Has Hamilton delivered another Corker?


Already a double winner of the William Hill Sports Book of the Year award, can Duncan Hamilton make it a hat-trick with his latest work?

The Yorkshire-based journalist and author, who scooped the award for his books about Brian Clough and Harold Larwood, has already attracted high praise for the quality of his prose in A Last English Summer, published this month by Quercus.

It impressed Mike Atherton, the former England captain now establishing himself as a wordsmith of note in The Times.

While noting that the view of cricket Hamilton conveys in his journey through an English season is ‘unashamedly romantic and sentimental‘ and ‘not necessarily [one] that many would recognise today’, Atherton enjoyed Hamilton’s turn of phrase so much that his review quotes verbatim from a wonderfully accurate and detailed description of a Dominic Cork appeal.

Cork has the body of a 37-year-old man, but the effervescence of a teenager on a night out. Appealing for a catch or an lbw decision is like a long, wounded squawk, as if someone has hit him on the toes with a builder’s mallet. It’s accompanied with stage theatrics. These begin with the acrobatic, gun-turret swivel, so that Cork directly faces the umpire, and is followed by the pleading pop-eyed gaze and outstretched arms, which turn him into human form of the Angel of the North. If these well-oiled, showboating dramatics prove unsuccessful, he looks away to his right and raises his chin slightly in disgust before slinking away, like a spurned, hurt suitor who can’t believe that his heart has been broken when his case and cause are so justified.

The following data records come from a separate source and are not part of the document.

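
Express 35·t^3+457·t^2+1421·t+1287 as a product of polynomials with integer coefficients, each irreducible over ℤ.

Testing divisors of the constant over divisors of the leading coefficient, t = -9 is a root, so (t+9) is a factor; dividing leaves 35·t^2+142·t+143.
The remaining quadratic factors as (5·t+11)(7·t+13).

(5·t+11)·(7·t+13)·(t+9)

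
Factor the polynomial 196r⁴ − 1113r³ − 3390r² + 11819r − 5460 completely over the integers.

(4r + 15)(7r − 13)(7r − 4)(r − 7)

Trying the rational-root candidates, r = 13/7 is a root, giving the factor (7r − 13) and quotient 28r³ − 107r² − 683r + 420.
Continuing, r = −15/4 is a root, giving the factor (4r + 15) and quotient 7r² − 53r + 28.
The remaining quadratic factors as (r − 7)(7r − 4).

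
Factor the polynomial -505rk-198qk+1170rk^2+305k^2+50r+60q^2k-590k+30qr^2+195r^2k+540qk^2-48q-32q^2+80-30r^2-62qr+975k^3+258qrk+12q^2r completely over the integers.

Group: 3r(4q^2+10qr+36qk+6q+65rk-10r+65k^2+55k-10) + (15k-8)(4q^2+10qr+36qk+6q+65rk-10r+65k^2+55k-10); both groups contain (4q^2+10qr+36qk+6q+65rk-10r+65k^2+55k-10), so (3r+15k-8) is a factor with cofactor 4q^2+10qr+36qk+6q+65rk-10r+65k^2+55k-10.
The cofactor groups again: 4q^2+10qr+36qk+6q+65rk-10r+65k^2+55k-10 = 2q(2q+5r+5k+5) + (13k-2)(2q+5r+5k+5); both groups contain (2q+5r+5k+5), giving (2q+13k-2)(2q+5r+5k+5).

(2q+13k-2)(3r+15k-8)(2q+5r+5k+5)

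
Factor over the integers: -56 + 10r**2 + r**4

(r + 2)(r - 2)(r**2 + 14)

Substitute u = r**2 to get a quadratic in u, then factor.
r**2 + 14 is irreducible over ℤ (always positive, so no real roots).
r**2 - 4 is a difference of squares.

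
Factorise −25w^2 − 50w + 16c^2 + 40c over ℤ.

Group: −5w(5w − 4c) + (−4c − 10)(5w − 4c); both groups contain (5w − 4c).

−(5w − 4c)(5w + 4c + 10)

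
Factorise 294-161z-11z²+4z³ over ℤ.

Among the possible rational roots, z = 7/4 is a root, so (4z-7) is a factor; dividing leaves z²-z-42.
The remaining quadratic factors as (z-7)(z+6).

(4z-7)(z+6)(z-7)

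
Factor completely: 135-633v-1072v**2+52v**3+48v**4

Testing divisors of the constant over divisors of the leading coefficient, v = -5 is a root, giving the factor (v+5) and quotient 48v**3-188v**2-132v+27.
Continuing, v = -3/4 is a root, giving the factor (4v+3) and quotient 12v**2-56v+9.
The remaining quadratic factors as (2v-9)(6v-1).

(2v-9)(4v+3)(6v-1)(v+5)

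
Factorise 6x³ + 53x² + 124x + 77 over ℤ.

Trying the rational-root candidates, x = -1 is a root, giving the factor (x + 1) and quotient 6x² + 47x + 77.
The remaining quadratic factors as (3x + 7)(2x + 11).

(2x + 11)(3x + 7)(x + 1)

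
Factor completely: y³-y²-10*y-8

Among the possible rational roots, y = -2 is a root, so (y+2) is a factor; dividing leaves y²-3*y-4.
The remaining quadratic factors as (y-4)(y+1).

(y+1)*(y+2)*(y-4)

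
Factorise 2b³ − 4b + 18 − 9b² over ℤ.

(2b − 9)(b² − 2)

Group as (2b³ − 4b) + (−9b² + 18) = 2b(b² − 2) − 9(b² − 2).
Both groups share the factor (b² − 2).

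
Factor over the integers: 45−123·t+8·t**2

Need a pair with product 8·45 = 360 and sum −123: that's −120 and −3.
Split the middle term: 8·t**2−120·t − 3·t+45 = 8·t·(t−15) − 3·(t−15).

(8·t−3)·(t−15)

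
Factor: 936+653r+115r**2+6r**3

(6r+13)(r+8)(r+9)

Among the possible rational roots, r = -8 is a root, so (r+8) divides it; the quotient is 6r**2+67r+117.
The remaining quadratic factors as (r+9)(6r+13).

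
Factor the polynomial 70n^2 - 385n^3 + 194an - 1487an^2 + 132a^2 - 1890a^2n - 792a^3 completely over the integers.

-(11a + 7n)(12a + 11n - 2)(6a + 5n)

Group: 6a(-132a^2 - 205an + 22a - 77n^2 + 14n) + 5n(-132a^2 - 205an + 22a - 77n^2 + 14n); both groups contain (-132a^2 - 205an + 22a - 77n^2 + 14n), so (6a + 5n) is a factor with cofactor -132a^2 - 205an + 22a - 77n^2 + 14n.
The cofactor groups again: -132a^2 - 205an + 22a - 77n^2 + 14n = -11a(12a + 11n - 2) - 7n(12a + 11n - 2); both groups contain (12a + 11n - 2), giving -(11a + 7n)(12a + 11n - 2).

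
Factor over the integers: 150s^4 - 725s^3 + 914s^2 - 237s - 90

(5s + 1)(5s - 6)(6s - 5)(s - 3)

By the rational root theorem, s = 5/6 is a root, so (6s - 5) is a factor; dividing leaves 25s^3 - 100s^2 + 69s + 18.
Continuing, s = 3 is a root, so (s - 3) divides it; the quotient is 25s^2 - 25s - 6.
The remaining quadratic factors as (5s + 1)(5s - 6).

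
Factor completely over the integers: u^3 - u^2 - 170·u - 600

Trying the rational-root candidates, u = 15 is a root, so (u - 15) is a factor; dividing leaves u^2 + 14·u + 40.
The remaining quadratic factors as (u + 4)(u + 10).

(u + 10)·(u + 4)·(u - 15)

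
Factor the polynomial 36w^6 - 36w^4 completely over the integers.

Every term has a factor of 36w^4; factoring it out leaves w^2 - 1.
Recognize a difference of squares with the parts w and 1.

36w^4(w + 1)(w - 1)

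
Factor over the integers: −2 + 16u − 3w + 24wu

(3w + 2)(8u − 1)

Group as (24wu − 3w) + (16u − 2) = 3w(8u − 1) + 2(8u − 1).
Both groups share the factor (8u − 1).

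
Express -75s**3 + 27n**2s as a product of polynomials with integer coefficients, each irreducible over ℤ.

3s(3n + 5s)(3n - 5s)

Every term has a factor of 3s. Then 9n**2 - 25s**2 = (3n)² − (5s)².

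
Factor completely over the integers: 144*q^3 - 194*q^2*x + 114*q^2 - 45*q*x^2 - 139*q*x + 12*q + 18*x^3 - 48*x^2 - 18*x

(2*q - 3*x)*(8*q + 3*x + 1)*(9*q - 2*x + 6)

Group: 8*q*(18*q^2 - 31*q*x + 12*q + 6*x^2 - 18*x) + (3*x + 1)*(18*q^2 - 31*q*x + 12*q + 6*x^2 - 18*x); both groups contain (18*q^2 - 31*q*x + 12*q + 6*x^2 - 18*x), so (8*q + 3*x + 1) is a factor with cofactor 18*q^2 - 31*q*x + 12*q + 6*x^2 - 18*x.
The cofactor groups again: 18*q^2 - 31*q*x + 12*q + 6*x^2 - 18*x = 2*q*(9*q - 2*x + 6) - 3*x*(9*q - 2*x + 6); both groups contain (9*q - 2*x + 6), giving (2*q - 3*x)*(9*q - 2*x + 6).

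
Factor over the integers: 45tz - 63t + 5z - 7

(5z - 7)(9t + 1)

Group as (45tz - 63t) + (5z - 7) = 9t(5z - 7) + (5z - 7).
Both groups share the factor (5z - 7).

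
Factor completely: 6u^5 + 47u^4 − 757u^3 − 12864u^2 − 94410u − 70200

Testing divisors of the constant over divisors of the leading coefficient, u = −5/6 is a root, so (6u + 5) divides it; the quotient is u^4 + 7u^3 − 132u^2 − 2034u − 14040.
Then u = −12 is a root, giving the factor (u + 12) and quotient u^3 − 5u^2 − 72u − 1170.
Continuing, u = 15 is a root, giving the factor (u − 15) and quotient u^2 + 10u + 78.
The quadratic u^2 + 10u + 78 has discriminant −212 < 0 and is irreducible over ℤ.

(6u + 5)(u + 12)(u − 15)(u^2 + 10u + 78)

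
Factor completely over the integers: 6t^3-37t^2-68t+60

(2t-15)(3t-2)(t+2)

Testing divisors of the constant over divisors of the leading coefficient, t = -2 is a root, so (t+2) divides it; the quotient is 6t^2-49t+30.
The remaining quadratic factors as (2t-15)(3t-2).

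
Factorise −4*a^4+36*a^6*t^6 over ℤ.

Pull out the common factor 4*a^4, leaving 9*a^2*t^6−1.
Recognize a difference of squares with the parts 3*a*t^3 and 1.

4*a^4*(3*a*t^3+1)*(3*a*t^3−1)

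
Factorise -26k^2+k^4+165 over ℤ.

Substitute u = k^2 to get a quadratic in u, then factor.
k^2-11 is irreducible over ℤ (11 is not a perfect square).
k^2-15 is irreducible over ℤ (15 is not a perfect square).

(k^2-11)(k^2-15)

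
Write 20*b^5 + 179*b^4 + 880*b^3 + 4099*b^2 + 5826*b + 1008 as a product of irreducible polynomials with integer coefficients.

Trying the rational-root candidates, b = −1/5 is a root, so (5*b + 1) divides it; the quotient is 4*b^4 + 35*b^3 + 169*b^2 + 786*b + 1008.
Continuing, b = −7/4 is a root, so (4*b + 7) is a factor; dividing leaves b^3 + 7*b^2 + 30*b + 144.
Next, b = −6 is a root, giving the factor (b + 6) and quotient b^2 + b + 24.
The quadratic b^2 + b + 24 has discriminant −95 < 0 and is irreducible over ℤ.

(4*b + 7)*(5*b + 1)*(b + 6)*(b^2 + b + 24)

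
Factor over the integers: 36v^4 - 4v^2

4v^2(3v + 1)(3v - 1)

Factor out 4v^2, leaving 9v^2 - 1, which is a difference of two squares.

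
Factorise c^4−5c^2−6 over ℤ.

Substitute u = c^2 to get a quadratic in u, then factor.
c^2+1 is irreducible over ℤ (sum of squares).
c^2−6 is irreducible over ℤ (6 is not a perfect square).

(c^2+1)(c^2−6)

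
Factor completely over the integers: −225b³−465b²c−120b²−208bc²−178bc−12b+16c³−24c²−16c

Group: 3b(−75b²−55bc−40b+4c²−6c−4) + 4c(−75b²−55bc−40b+4c²−6c−4); both groups contain (−75b²−55bc−40b+4c²−6c−4), so (3b+4c) is a factor with cofactor −75b²−55bc−40b+4c²−6c−4.
The cofactor groups again: −75b²−55bc−40b+4c²−6c−4 = −15b(5b+4c+2) + (c−2)(5b+4c+2); both groups contain (5b+4c+2), giving −(15b−c+2)(5b+4c+2).

−(15b−c+2)(3b+4c)(5b+4c+2)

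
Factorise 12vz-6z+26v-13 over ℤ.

Group as (12vz+26v) + (-6z-13) = 2v(6z+13) - (6z+13).
Both groups share the factor (6z+13).

(2v-1)(6z+13)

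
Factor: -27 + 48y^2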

‘Read that to anybody who has played with Cork,’ Atherton observes, ‘and they would name their man in a jiffy’.

A Last English Summer, dedicated to his grandfather in memory of English cricket as his forebears knew it, takes Hamilton on a journey around the familiar landscape of the county grounds but also gives him a taste of village and club cricket from leafy Hambledon in Surrey to Accrington of the Lancashire League.